L’inconfondibile sky-line della Versilia riappare all’improvviso quindici anni dopo, non più nella scatola di latta ma sullo schermo del computer. Sono le foto di Fosca, due anni appena compiuti: ha paura e si stringe forte al collo del nonno, ma poi ride gorgogliante. Sono state scattate in una piscina grandissima lastricata di mosaico azzurro, con al centro un grande sole. Ho portato la mia nipotina ad annusare il mare della mia infanzia, questa volta al Bagno Imperiale di Lido di Camaiore. È il regno della mia amica Daniela, che con polso da “resdora” viareggina ha messo marito e figli a lavorare all’impresa di famiglia. File di ombrelloni perfetti, un ristorantino sulla rotonda per il lunch (il cuoco è il marito della figlia Francesca), corsi di acqua gym nella piscina fiore all’occhiello. L’accoglienza della vecchia tradizione familiare si sposa con le nuove regole del business, non c’è contrasto. Sono tutti sorridenti, abbronzati, vestiti di azzurro, e soprattutto efficientissimi. Una famiglia-impresa allegra e ironica. Ma c’è un di più: accanto al bagno Daniela ha costruito la sua casa, ce la mostra orgogliosa. Una casa sul mare! Mi assale la nostalgia per quanto ho perduto, per quello che non ho vissuto. Una famiglia felice attorno a un progetto, a un sogno diventato realtà. Resto poco, sono di passaggio, devo ripartire, mi aspetta un’altra città europea dove vive Camilla, devo riportarle la bambina. E poi ricomincerò i miei vagabondaggi alla ricerca impossibile della Toscana perfetta, tra casali bolgheresi e borghi maremmani.

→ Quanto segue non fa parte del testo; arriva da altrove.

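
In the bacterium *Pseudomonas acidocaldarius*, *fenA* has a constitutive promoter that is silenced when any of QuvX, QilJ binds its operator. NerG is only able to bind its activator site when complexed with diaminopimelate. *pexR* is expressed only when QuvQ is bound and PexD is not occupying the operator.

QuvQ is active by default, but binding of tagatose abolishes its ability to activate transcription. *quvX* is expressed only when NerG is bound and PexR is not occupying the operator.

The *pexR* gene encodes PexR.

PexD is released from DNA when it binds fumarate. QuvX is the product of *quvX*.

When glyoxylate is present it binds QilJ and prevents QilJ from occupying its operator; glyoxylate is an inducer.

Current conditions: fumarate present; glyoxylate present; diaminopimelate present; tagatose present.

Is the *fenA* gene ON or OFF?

OFF

Fumarate is present, so PexD is inactive.
Tagatose is present, so QuvQ is inactive.
Required activator QuvQ is absent, so *pexR* is not transcribed.
So PexR is not produced.
Diaminopimelate is present, so NerG is active.
No repressor is bound and NerG is active, so *quvX* is transcribed.
So QuvX is produced and active.
Glyoxylate is present, so QilJ is inactive.
With repressor QuvX bound, *fenA* is not transcribed.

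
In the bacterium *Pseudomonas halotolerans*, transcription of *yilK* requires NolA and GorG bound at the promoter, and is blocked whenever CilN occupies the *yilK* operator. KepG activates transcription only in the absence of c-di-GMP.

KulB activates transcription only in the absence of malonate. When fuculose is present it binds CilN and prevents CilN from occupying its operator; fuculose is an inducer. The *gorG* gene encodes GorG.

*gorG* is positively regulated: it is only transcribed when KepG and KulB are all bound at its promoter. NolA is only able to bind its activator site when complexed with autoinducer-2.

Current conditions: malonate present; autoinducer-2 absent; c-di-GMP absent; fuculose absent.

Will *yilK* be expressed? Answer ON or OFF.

OFF

Autoinducer-2 is absent, so NolA is inactive.
c-di-GMP is absent, so KepG is active.
Malonate is present, so KulB is inactive.
Required activator KulB is absent, so *gorG* is not transcribed.
So GorG is not produced.
Fuculose is absent, so CilN is active.
With repressor CilN bound, *yilK* is not transcribed.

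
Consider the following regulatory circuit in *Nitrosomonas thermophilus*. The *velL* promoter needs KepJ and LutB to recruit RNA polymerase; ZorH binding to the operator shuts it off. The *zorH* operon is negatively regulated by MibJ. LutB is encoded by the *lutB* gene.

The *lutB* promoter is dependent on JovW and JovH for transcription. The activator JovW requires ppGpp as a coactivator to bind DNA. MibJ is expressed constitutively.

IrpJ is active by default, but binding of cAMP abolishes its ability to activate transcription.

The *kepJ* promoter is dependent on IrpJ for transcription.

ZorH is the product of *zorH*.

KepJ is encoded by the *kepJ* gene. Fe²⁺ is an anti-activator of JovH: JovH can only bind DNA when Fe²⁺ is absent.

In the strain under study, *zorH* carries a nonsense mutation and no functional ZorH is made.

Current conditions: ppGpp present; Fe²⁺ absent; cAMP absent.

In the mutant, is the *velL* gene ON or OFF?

ZorH is non-functional in this strain, so it has no effect.
cAMP is absent, so IrpJ is active.
No repressor is bound and IrpJ is active, so *kepJ* is transcribed.
So KepJ is produced and active.
ppGpp is present, so JovW is active.
Fe²⁺ is absent, so JovH is active.
No repressor is bound and JovW and JovH are active, so *lutB* is transcribed.
So LutB is produced and active.
No repressor is bound and KepJ and LutB are active, so *velL* is transcribed.

ON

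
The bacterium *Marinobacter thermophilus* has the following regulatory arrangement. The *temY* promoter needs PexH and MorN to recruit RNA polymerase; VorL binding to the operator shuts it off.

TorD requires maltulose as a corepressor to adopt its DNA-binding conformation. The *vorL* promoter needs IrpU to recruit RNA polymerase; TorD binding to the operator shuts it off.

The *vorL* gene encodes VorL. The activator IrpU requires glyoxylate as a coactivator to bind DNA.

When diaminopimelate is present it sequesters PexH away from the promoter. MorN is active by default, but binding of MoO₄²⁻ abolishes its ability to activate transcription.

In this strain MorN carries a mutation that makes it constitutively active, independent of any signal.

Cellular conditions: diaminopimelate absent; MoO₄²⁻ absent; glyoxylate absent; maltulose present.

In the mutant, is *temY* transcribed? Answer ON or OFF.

ON

Glyoxylate is absent, so IrpU is inactive.
Maltulose is present, so TorD is active.
With repressor TorD bound, *vorL* is not transcribed.
So VorL is not produced.
Diaminopimelate is absent, so PexH is active.
MorN is constitutively active in this strain.
No repressor is bound and PexH and MorN are active, so *temY* is transcribed.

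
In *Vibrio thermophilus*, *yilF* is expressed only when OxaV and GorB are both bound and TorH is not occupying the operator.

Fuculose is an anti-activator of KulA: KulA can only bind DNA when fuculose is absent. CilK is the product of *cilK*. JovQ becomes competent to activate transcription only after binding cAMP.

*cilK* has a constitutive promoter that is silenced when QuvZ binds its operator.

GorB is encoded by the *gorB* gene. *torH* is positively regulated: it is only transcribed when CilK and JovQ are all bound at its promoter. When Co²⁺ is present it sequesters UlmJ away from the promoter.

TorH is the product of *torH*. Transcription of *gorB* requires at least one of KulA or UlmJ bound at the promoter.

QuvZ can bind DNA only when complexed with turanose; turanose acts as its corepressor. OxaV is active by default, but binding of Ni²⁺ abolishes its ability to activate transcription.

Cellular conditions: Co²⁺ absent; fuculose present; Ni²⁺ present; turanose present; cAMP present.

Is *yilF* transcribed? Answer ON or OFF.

OFF

Turanose is present, so QuvZ is active.
With repressor QuvZ bound, *cilK* is not transcribed.
So CilK is not produced.
cAMP is present, so JovQ is active.
Required activator CilK is absent, so *torH* is not transcribed.
So TorH is not produced.
Ni²⁺ is present, so OxaV is inactive.
Fuculose is present, so KulA is inactive.
Co²⁺ is absent, so UlmJ is active.
Activator UlmJ is present, so *gorB* is transcribed.
So GorB is produced and active.
Required activator OxaV is absent, so *yilF* is not transcribed.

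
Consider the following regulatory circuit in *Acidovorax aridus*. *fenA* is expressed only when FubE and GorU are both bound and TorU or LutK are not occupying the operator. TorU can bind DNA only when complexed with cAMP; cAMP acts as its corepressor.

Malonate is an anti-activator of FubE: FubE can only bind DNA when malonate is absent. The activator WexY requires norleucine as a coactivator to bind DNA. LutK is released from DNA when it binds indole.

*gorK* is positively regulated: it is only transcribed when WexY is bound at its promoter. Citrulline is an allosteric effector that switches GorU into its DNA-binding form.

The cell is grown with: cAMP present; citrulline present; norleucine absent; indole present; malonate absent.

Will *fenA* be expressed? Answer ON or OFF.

Malonate is absent, so FubE is active.
Citrulline is present, so GorU is active.
cAMP is present, so TorU is active.
Indole is present, so LutK is inactive.
With repressor TorU bound, *fenA* is not transcribed.

OFF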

Daniela mi dice: ritorna quando vuoi, sì, sì, verrò. Non ci sono ancora tornata (ma ci andrò presto).

 

Intanto, è arrivato l’ultimo, imprevisto weekend in Versilia. Sei mesi fa l’amica Ilaria, grande donna lucchese e grande cuoca, è anche lei diventata nonna. Devo andare a trovare Bettina, ho preparato un pacchetto con un vestitino leggero di lino bianco e due scarpette di vernice nera. È un pomeriggio tiepido di giugno, mi emoziono quando entro sul viale a mare, le palme a scandire i passaggi per i bagni. L’appuntamento è al bagno Milano. Un nodo alla gola mi ricorda che non metto piede sulla sabbia di Viareggio da quando non c’è più mia madre. Ma poi mi prende una strana leggerezza, quasi un’euforia infantile. La spiaggia dorata è lunghissima, curata, la passerella di legno mi accompagna con facilità all’ombrellone dove devo andare. Mi accorgo di muovermi con sicurezza, sono tornata a casa. Mi viene incontro Giorgio, l’amico di sempre. Poi la festa per la bambina che dorme in carrozzina, già ambrata dal sole. Un bagno fresco, e arrivano i ragazzi con un aperitivo. Chiacchiere rilassate, siamo (quasi) felici, qui si può invecchiare dolcemente. Lasciamo il mare al tramonto, ci aspetta una pasta alle alici nella loro casa appena attraversata la strada, nel quartiere Marco Polo. Giorgio mi dice se voglio fare la doccia in cabina, c’è anche l’acqua calda. Inorridisco all’idea, io che sono un po’ pauperista, o forse solo snob. Ma certo mi sembra uno spreco, un’esagerazione: non siamo forse in piena crisi economica e di sistema? Ma perdono tutto, e mi lascio andare a una serata che mi riconcilia con il tempo passato.

 

Davvero dobbiamo perdere tutto questo?